At last week’s G8 meeting in Washington, it was expected that currencies would be a hot topic of discussion. With the Dollar retreating to record lows on a daily basis, the failure of China to allow the Yuan to appreciate, the Japanese Yen’s continued weakness despite its strong economy, and the recent parity of the Canadian Dollar and USD, there are certainly plenty of forex phenomena that deserve attention. However, it is the Euro/USD relationship that probably received the most scrutiny, as the biggest contingent of the G8 uses the Euro.
European politicians and bureaucrats have spent the last few months arguing with America-as well as amongst themselves-over the declining Dollar. The consensus is certainly that the Dollar is harming the European economies; as one German Minister phrased it, the “pain threshold” has been crossed. At the same time, it is clear that a relatively weak Dollar is probably in the best interest of global economic stability, since the US current account and financial account imbalances can only be solved by changes in exchange rates. Thus, there is a growing divide between European politicians, who tend to think in provincial terms, and the European Central Bank, which is more focused on the Big Picture. The new President of France, for example, has been quite vocal in lamenting the appreciation of the Euro, even going so far as to demand the ECB step in. Jean Claude Trichet, president of the ECB, responded by calling on European politicians to be circumspect in their comments on the Euro.
However, since Central Banks do not participate in G8 conferences, you can bet that politicians hounded Hank Paulson, US Secretary of the Treasury, on the declining Dollar.

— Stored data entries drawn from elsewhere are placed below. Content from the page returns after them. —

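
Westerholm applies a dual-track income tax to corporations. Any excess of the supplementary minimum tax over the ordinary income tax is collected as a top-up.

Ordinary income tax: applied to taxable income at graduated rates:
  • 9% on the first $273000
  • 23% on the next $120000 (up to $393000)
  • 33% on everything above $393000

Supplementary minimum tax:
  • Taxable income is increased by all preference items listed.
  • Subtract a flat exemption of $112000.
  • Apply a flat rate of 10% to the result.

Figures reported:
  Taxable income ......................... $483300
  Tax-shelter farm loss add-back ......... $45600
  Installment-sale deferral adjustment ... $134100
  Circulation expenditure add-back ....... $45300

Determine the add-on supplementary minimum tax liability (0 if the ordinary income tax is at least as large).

Supplementary minimum tax:
  Adjusted income: $483300 + $45600 + $134100 + $45300 = $708300
  Less exemption $112000 → base $596300
  $596300 × 10% = $59630

Ordinary income tax:
  $273000 × 9% = $24570
  $120000 × 23% = $27600
  $90300 × 33% = $29799
  → $81969

$59630 ≤ $81969, so no add-on is due.

$0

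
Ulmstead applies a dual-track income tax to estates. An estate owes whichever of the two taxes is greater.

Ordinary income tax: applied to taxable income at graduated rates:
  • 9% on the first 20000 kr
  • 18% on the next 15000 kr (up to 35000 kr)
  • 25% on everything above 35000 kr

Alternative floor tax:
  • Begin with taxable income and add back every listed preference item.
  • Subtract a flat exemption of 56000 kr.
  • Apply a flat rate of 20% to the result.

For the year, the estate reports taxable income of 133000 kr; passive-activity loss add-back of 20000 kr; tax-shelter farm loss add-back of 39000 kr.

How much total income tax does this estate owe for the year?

Alternative floor tax:
  Adjusted income: 133000 kr + 20000 kr + 39000 kr = 192000 kr
  Less exemption 56000 kr → base 136000 kr
  136000 kr × 20% = 27200 kr

Ordinary income tax:
  20000 kr × 9% = 1800 kr
  15000 kr × 18% = 2700 kr
  98000 kr × 25% = 24500 kr
  → 29000 kr

29000 kr > 27200 kr, so the ordinary income tax governs.

29000 kr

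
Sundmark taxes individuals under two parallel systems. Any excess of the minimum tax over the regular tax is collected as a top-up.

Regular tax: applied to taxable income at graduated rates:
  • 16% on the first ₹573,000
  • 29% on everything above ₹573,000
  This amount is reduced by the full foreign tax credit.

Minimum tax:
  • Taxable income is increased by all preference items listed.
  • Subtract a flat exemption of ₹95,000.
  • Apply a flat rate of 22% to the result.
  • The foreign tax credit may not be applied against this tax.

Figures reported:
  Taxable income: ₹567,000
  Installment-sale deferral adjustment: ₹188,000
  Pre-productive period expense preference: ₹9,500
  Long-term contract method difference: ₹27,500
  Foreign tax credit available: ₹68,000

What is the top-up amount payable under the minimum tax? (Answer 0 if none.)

Minimum tax:
  Adjusted income: ₹567,000 + ₹188,000 + ₹9,500 + ₹27,500 = ₹792,000
  Less exemption ₹95,000 → base ₹697,000
  ₹697,000 × 22% = ₹153,340

Regular tax:
  ₹567,000 × 16% = ₹90,720
  Less foreign tax credit ₹68,000 → ₹22,720

Excess of minimum tax over regular tax: ₹153,340 − ₹22,720 = ₹130,620.

₹130,620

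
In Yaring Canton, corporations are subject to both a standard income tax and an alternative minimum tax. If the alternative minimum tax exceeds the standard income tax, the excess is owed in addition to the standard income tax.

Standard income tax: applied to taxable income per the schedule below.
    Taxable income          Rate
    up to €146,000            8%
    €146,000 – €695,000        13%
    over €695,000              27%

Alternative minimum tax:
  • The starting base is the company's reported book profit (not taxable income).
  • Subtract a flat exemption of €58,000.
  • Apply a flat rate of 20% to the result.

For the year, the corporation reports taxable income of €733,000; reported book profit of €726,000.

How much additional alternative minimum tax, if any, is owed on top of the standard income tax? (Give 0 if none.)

€40,290

Alternative minimum tax:
  Base (reported book profit): €726,000
  Less exemption €58,000 → base €668,000
  €668,000 × 20% = €133,600

Standard income tax:
  €146,000 × 8% = €11,680
  €549,000 × 13% = €71,370
  €38,000 × 27% = €10,260
  → €93,310

Excess of alternative minimum tax over standard income tax: €133,600 − €93,310 = €40,290.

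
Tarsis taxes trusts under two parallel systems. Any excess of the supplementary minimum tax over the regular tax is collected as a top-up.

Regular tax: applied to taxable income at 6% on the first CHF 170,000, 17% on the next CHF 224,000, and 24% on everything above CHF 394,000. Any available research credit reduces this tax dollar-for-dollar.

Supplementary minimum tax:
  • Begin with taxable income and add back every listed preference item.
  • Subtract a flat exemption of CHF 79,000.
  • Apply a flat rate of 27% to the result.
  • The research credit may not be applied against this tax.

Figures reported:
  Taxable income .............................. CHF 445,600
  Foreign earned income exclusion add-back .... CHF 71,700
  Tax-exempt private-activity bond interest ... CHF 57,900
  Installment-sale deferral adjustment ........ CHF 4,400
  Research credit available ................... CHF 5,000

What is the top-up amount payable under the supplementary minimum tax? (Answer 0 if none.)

Regular tax:
  CHF 170,000 × 6% = CHF 10,200
  CHF 224,000 × 17% = CHF 38,080
  CHF 51,600 × 24% = CHF 12,384
  → CHF 60,664
  Less research credit CHF 5,000 → CHF 55,664

Supplementary minimum tax:
  Adjusted income: CHF 445,600 + CHF 71,700 + CHF 57,900 + CHF 4,400 = CHF 579,600
  Less exemption CHF 79,000 → base CHF 500,600
  CHF 500,600 × 27% = CHF 135,162

Excess of supplementary minimum tax over regular tax: CHF 135,162 − CHF 55,664 = CHF 79,498.

CHF 79,498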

Some analysts have even speculated that ‘intervention’ would enter into the discussions. In fact, the US has not intervened in forex markets since 1994, when Europe and American worked in tandem to prop up a then-ailing Dollar. After a couple months, however, the plan was abandoned due to mixed results. Is it possible that the US, confronted with the same situation, will once again attempt intervention?
The answer is “not likely.” First, the Europeans are not even united in their position on the USD/Euro exchange rate. Secretly, they would probably all prefer a stronger Dollar, but in public, only a handful have called for intervention. Second, short of fixing the exchange rate (which would require the US to borrow money), it is very difficult for a government/central bank to control its currency. Recent intervention by South Korea and Japan, as well as America’s efforts in 1994, ended in failure. Finally, there is the issue of China, which does control its currency. The US would surely appear hypocritical if it intervened on behalf of the Dollar while simultaneously encouraging China to float the Yuan. Thus, while certain US economic concessions may result of the G8 conference, a controlled appreciation of the Dollar will not likely be one of them.